The Vietnamese teenager who captured a French general

This picture taken on March 27, 2014 shows 79-year-old Dien Bien Phu veteran Hoang Dang Vinh holding a photograph where he (second left) was meeting with late general Vo Nguyen Giap (centre) during an interview with AFP at his home in the northern pr
This picture taken on March 27, 2014 shows 79-year-old Dien Bien Phu veteran Hoang Dang Vinh holding a photograph where he (second left) was meeting with late general Vo Nguyen Giap (centre) during an interview with AFP at his home in the northern province of Bac Ninh. One of vietnam's last surviving veterans of the battle of Dien Bien Phu recounts with pride the day in May 1954 when, aged just 19, he captured the commander of French colonial forces. -- PHOTO: AFP

BAC NINH, Vietnam (AFP) - One of Vietnam's last surviving veterans of the battle of Dien Bien Phu recounts with pride the day in May 1954 when, aged just 19, he captured the commander of the French colonial forces.

Hoang Dang Vinh's display of military prowess earned him the supreme honour of meeting revolutionary leader Ho Chi Minh - "Uncle Ho" - the future founding president of modern Vietnam.

Sixty years ago, after two months of hard fighting in the Dien Bien Phu valley, Vietnamese troops unexpectedly but conclusively defeated the country's colonial master France.

"The sky was filled with tall columns of black smoke from burning vehicles. The fields were covered with dead soldiers and destroyed military equipment," said Vinh, now a 79-year-old retired colonel.

After machine gun fire and grenade attacks, Vinh and other Viet Minh communist independence fighters approached the fortified French camp and eventually entered the bunker of Commander Christian-Marie de la Croix de Castries.

Exactly what happened next has not been recorded in the annals of history and Castries is no longer alive to tell his story, but historians confirm the general outline of Vinh's account, even if some details are uncertain.

Castries, then 51, who was promoted to the rank of general during the battle, insisted the day after his liberation in September 1954 that the white flag of surrender was not raised on his command.

But Vinh's memories paint a different picture.

"We called to the people inside to surrender but nobody came out.
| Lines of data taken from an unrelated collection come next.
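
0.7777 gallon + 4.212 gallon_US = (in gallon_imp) 4.155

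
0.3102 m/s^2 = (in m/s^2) 0.3102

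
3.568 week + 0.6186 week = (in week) 4.187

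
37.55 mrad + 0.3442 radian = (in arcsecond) 7.874e+04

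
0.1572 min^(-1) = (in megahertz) 2.62e-09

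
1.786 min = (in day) 0.00124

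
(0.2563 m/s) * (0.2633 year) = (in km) 2128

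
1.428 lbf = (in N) 6.352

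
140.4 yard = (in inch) 5054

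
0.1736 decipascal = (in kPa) 1.736e-05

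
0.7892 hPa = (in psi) 0.01145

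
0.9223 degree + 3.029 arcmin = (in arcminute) 58.37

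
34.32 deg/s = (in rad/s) 0.599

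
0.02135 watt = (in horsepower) 2.863e-05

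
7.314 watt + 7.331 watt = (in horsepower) 0.01964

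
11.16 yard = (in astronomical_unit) 6.821e-11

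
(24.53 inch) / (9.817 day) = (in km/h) 2.644e-06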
A few minutes later, some French soldier waved a white cloth parachute," he said.

Vinh and a few other soldiers, including the leader of his company, Ta Quoc Luaat, entered the bunker and the French officers inside "stood up and put their hands in the air - but only Castries remained motionless".

"I was ready to shoot him," said Vinh, who came from a poor peasant family and joined up as a private at 17.

But instead he shouted "hands up" - the only words of French he knew.

- 'Don't shoot, I surrender' -

Castries "stepped back, put his hands in the air and said words that Luaat translated for me later: 'Don't shoot - I surrender'", Vinh told AFP.

Vinh was speaking at his house in northern Bac Ninh near Hanoi, where the walls are covered in photos of war and medals he won during his 39 years of service.

Legendary Vietnamese General Vo Nguyen Giap could not believe the news when it was first relayed by radio, he recalled.

"Is it true that you have captured General de Castries?" the master military strategist, who died late last year at 102, kept asking, before he finally expressed his joy and praise.

Several days later, Vinh met Ho Chi Minh, founder of the Vietnamese communist party.

Along with the glory, the horrors of one of the most terrible battles in the Indochina war are still etched on his memory.

"The fighting was extremely bloody," he said, his voice trembling as he described the bodies that littered the battlefield, their arms and legs torn off.

Some 3,000 French soldiers and at least 10,000 Vietnamese died at Dien Bien Phu, which marked the end of French dominance in Indochina.

Vinh, like many of his comrades, never received much training: a month of practice using firearms and explosives and he was then set for life in the trenches - which were a crucial part of the Viet Minh army's strategy.

Five of the Viet Minh's seven divisions were concentrated around Dien Bien Phu - and spent most of their time in the dank, uncomfortable trenches.

"They were hiding in the trenches for months... we did everything there, including all medical services," he said.

"I weighed only around 40 kilos. Life was very difficult," he said, adding he still remembered the "hatred" he felt for the French at the time.

Vietnamese forces laid siege to the French positions for weeks and on May 7, French soldiers laid down their arms en masse.

As the 60th anniversary of the victory approaches, Vinh says "it was not easy to defeat the French" but holds the colonial power made a crucial mistake in underestimating its adversaries.

"They lost because they couldn't believe that the Viet Minh could win at Dien Bien Phu."